Virginia Assembly finding that, in defiance of
their endeavors to discourage and prevent the
settling our western country, people were removing
thither in great numbers, appropriating
lands of their own authority, and meditating to
hold them by force, after propositions, made
and rejected at several sessions for legalizing
those settlements, at length found it necessary
to give way to the torrent, and by their act of
May, 1779, to establish a land office. The irregular
claims and settlements which, in the
meantime, had covered that country, were become
so extensive that no prudent man could
venture to locate a new claim, and so numerous
that, in the common administration of justice,
it would have engrossed the whole time of
our ordinary courts for many years to have
adjusted them.

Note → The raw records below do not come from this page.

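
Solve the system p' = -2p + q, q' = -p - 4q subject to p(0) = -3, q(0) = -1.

Coefficient matrix A = [[-2, 1], [-1, -4]].
Characteristic polynomial det(A - λI) = λ^2 + 6λ + 9 = 0.
Single eigenvalue λ = -3 with algebraic multiplicity 2.
Eigenvector v = (1,-1); generalized eigenvector w with (A-λI)w=v is (1,0).
General solution: e^(-3t)[C_1·v + C_2·(t·v + w)].
Applying p(0)=-3, q(0)=-1 gives C_1=1, C_2=-4.

p(t) = -4te^(-3t) - 3e^(-3t), q(t) = 4te^(-3t) - e^(-3t)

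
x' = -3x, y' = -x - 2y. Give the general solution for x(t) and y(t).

x(t) = -c_1e^(-3t), y(t) = -c_1e^(-3t) + c_2e^(-2t)

Coefficient matrix A = [[-3, 0], [-1, -2]].
Characteristic polynomial det(A - λI) = λ^2 + 5λ + 6 = 0.
Eigenvalues λ = -3, -2.
For λ=-3: (A-λI) row 2 is [-1, 1], so an eigenvector is (-1, -1).
For λ=-2: (A-λI) row 1 is [-1, 0], so an eigenvector is (0, 1).
General solution: c_1e^(-3t)(-1,-1) + c_2e^(-2t)(0,1).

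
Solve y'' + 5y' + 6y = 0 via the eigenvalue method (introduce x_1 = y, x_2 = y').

Let x_1 = y, x_2 = y'. Then x_1' = x_2 and x_2' = -6x_1 - 5x_2.
A = [[0,1],[-6,-5]]; det(A-λI) = λ^2 + 5λ + 6.
Eigenvalues λ = -3, -2 with eigenvectors (1,-3), (1,-2).

y(t) = C_1e^(-3t) + C_2e^(-2t)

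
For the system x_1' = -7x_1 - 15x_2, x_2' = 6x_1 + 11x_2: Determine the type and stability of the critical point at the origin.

A = [[-7,-15],[6,11]]; det(A-λI) = λ^2 - 4λ + 13.
λ = 2 ± 3i: positive real part.

unstable spiral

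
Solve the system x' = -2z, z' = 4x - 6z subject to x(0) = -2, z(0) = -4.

Coefficient matrix A = [[0, -2], [4, -6]].
Characteristic polynomial det(A - λI) = λ^2 + 6λ + 8 = 0.
Eigenvalues λ = -4, -2.
For λ=-4: (A-λI) row 1 is [4, -2], so an eigenvector is (1, 2).
For λ=-2: (A-λI) row 1 is [2, -2], so an eigenvector is (-1, -1).
General solution: K_1e^(-4t)(1,2) + K_2e^(-2t)(-1,-1).
Applying x(0)=-2, z(0)=-4 gives K_1=-2, K_2=0.

x(t) = -2e^(-4t), z(t) = -4e^(-4t)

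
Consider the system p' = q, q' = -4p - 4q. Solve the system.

p(t) = K_1e^(-2t) + K_2te^(-2t) + 2K_2e^(-2t), q(t) = -2K_1e^(-2t) - 2K_2te^(-2t) - 3K_2e^(-2t)

Coefficient matrix A = [[0, 1], [-4, -4]].
Characteristic polynomial det(A - λI) = λ^2 + 4λ + 4 = 0.
Single eigenvalue λ = -2 with algebraic multiplicity 2.
Eigenvector v = (1,-2); generalized eigenvector w with (A-λI)w=v is (2,-3).
General solution: e^(-2t)[K_1·v + K_2·(t·v + w)].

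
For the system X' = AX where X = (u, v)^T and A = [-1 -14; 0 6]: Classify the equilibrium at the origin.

saddle

A = [[-1,-14],[0,6]]; det(A-λI) = λ^2 - 5λ - 6.
λ = 6, -1: opposite signs.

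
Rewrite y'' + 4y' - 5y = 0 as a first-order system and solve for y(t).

Let x_1 = y, x_2 = y'. Then x_1' = x_2 and x_2' = 5x_1 - 4x_2.
A = [[0,1],[5,-4]]; det(A-λI) = λ^2 + 4λ - 5.
Eigenvalues λ = -5, 1 with eigenvectors (1,-5), (1,1).

y(t) = c_1e^(-5t) + c_2e^(t)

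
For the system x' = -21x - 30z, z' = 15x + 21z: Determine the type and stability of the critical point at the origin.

A = [[-21,-30],[15,21]]; det(A-λI) = λ^2 + 9.
λ = 0 ± 3i: zero real part.

center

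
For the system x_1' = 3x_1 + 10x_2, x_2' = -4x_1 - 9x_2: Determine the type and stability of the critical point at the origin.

A = [[3,10],[-4,-9]]; det(A-λI) = λ^2 + 6λ + 13.
λ = -3 ± 2i: negative real part.

stable spiral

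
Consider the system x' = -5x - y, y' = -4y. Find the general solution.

x(t) = -K_1e^(-5t) - K_2e^(-4t), y(t) = K_2e^(-4t)

Coefficient matrix A = [[-5, -1], [0, -4]].
Characteristic polynomial det(A - λI) = λ^2 + 9λ + 20 = 0.
Eigenvalues λ = -5, -4.
For λ=-5: (A-λI) row 1 is [0, -1], so an eigenvector is (-1, 0).
For λ=-4: (A-λI) row 1 is [-1, -1], so an eigenvector is (-1, 1).
General solution: K_1e^(-5t)(-1,0) + K_2e^(-4t)(-1,1).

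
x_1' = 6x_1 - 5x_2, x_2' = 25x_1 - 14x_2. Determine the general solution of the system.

Coefficient matrix A = [[6, -5], [25, -14]].
Characteristic polynomial det(A - λI) = λ^2 + 8λ + 41 = 0.
Eigenvalues λ = -4 ± 5i (complex conjugate pair).
For λ=-4+5i: an eigenvector is (-1,-2) - i(0,-1) = (-1, -2 + i).
A real fundamental pair from Re and Im of e^((-4+5i)t)v: X_1 = e^(-4t)(cos(5t)·(-1,-2) + sin(5t)·(0,-1)), X_2 = e^(-4t)(sin(5t)·(-1,-2) - cos(5t)·(0,-1)).
General solution: K_1X_1 + K_2X_2.

x_1(t) = -K_1e^(-4t)cos(5t) - K_2e^(-4t)sin(5t), x_2(t) = -K_1e^(-4t)sin(5t) - 2K_1e^(-4t)cos(5t) - 2K_2e^(-4t)sin(5t) + K_2e^(-4t)cos(5t)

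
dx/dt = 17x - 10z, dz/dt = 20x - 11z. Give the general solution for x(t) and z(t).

Coefficient matrix A = [[17, -10], [20, -11]].
Characteristic polynomial det(A - λI) = λ^2 - 6λ + 13 = 0.
Eigenvalues λ = 3 ± 2i (complex conjugate pair).
For λ=3+2i: an eigenvector is (-1,-1) - i(-2,-3) = (-1 + 2i, -1 + 3i).
A real fundamental pair from Re and Im of e^((3+2i)t)v: X_1 = e^(3t)(cos(2t)·(-1,-1) + sin(2t)·(-2,-3)), X_2 = e^(3t)(sin(2t)·(-1,-1) - cos(2t)·(-2,-3)).
General solution: C_1X_1 + C_2X_2.

x(t) = -2C_1e^(3t)sin(2t) - C_1e^(3t)cos(2t) - C_2e^(3t)sin(2t) + 2C_2e^(3t)cos(2t), z(t) = -3C_1e^(3t)sin(2t) - C_1e^(3t)cos(2t) - C_2e^(3t)sin(2t) + 3C_2e^(3t)cos(2t)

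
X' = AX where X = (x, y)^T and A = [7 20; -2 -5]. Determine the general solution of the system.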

So multifarious were they, at
the same time, that no established principles of
law or equity could be applied for their determination;
many of them being built on customs
and habits which had grown up in that country,
being founded on modes of transmission peculiar
to themselves, and which, having entered almost
into every title, could not be absolutely neglected.
This impressed on the minds of the
Assembly the necessity of sending special commissioners
to settle, on the spot, and without
delay, those various claims, which being once
cleared away would leave the residuary country
open to the acquisition of other adventurers.
The western Counties were accordingly laid off
into Districts for this purpose, and the arrangement
being general, included the territory on
the waters of the Ohio claimed by the State of
Pennsylvania. Whether the Assembly did not
advert to this circumstance, or took for granted
that the commissioners would never consider a
law of this State as meant to be applied to
those who professed themselves the citizens of
another, and had been freely admitted so to
profess themselves by our Government, or
whether they relied that the term of one year,
within which they provided that no grant should
issue on any judgment of the commissioners,
would give them time for the settlement of our
disputed territory, or at least to provide for the
peace of their citizens within it, is not within
my province or power to say. This, however,
I can say, that from an intimate knowledge of
their cordial desire to settle this claim with
them amicably, no motive inconsistent with
that entered into the transaction. In fact the
execution of this commission, guarded as its effects
are by a twelve months' delay of the grants,
appears to be as peaceable and inoffensive as
the mission of so many astronomers to take
the longitude or latitude of the several farms.—
To the President of Congress. Ford ed., ii, 293.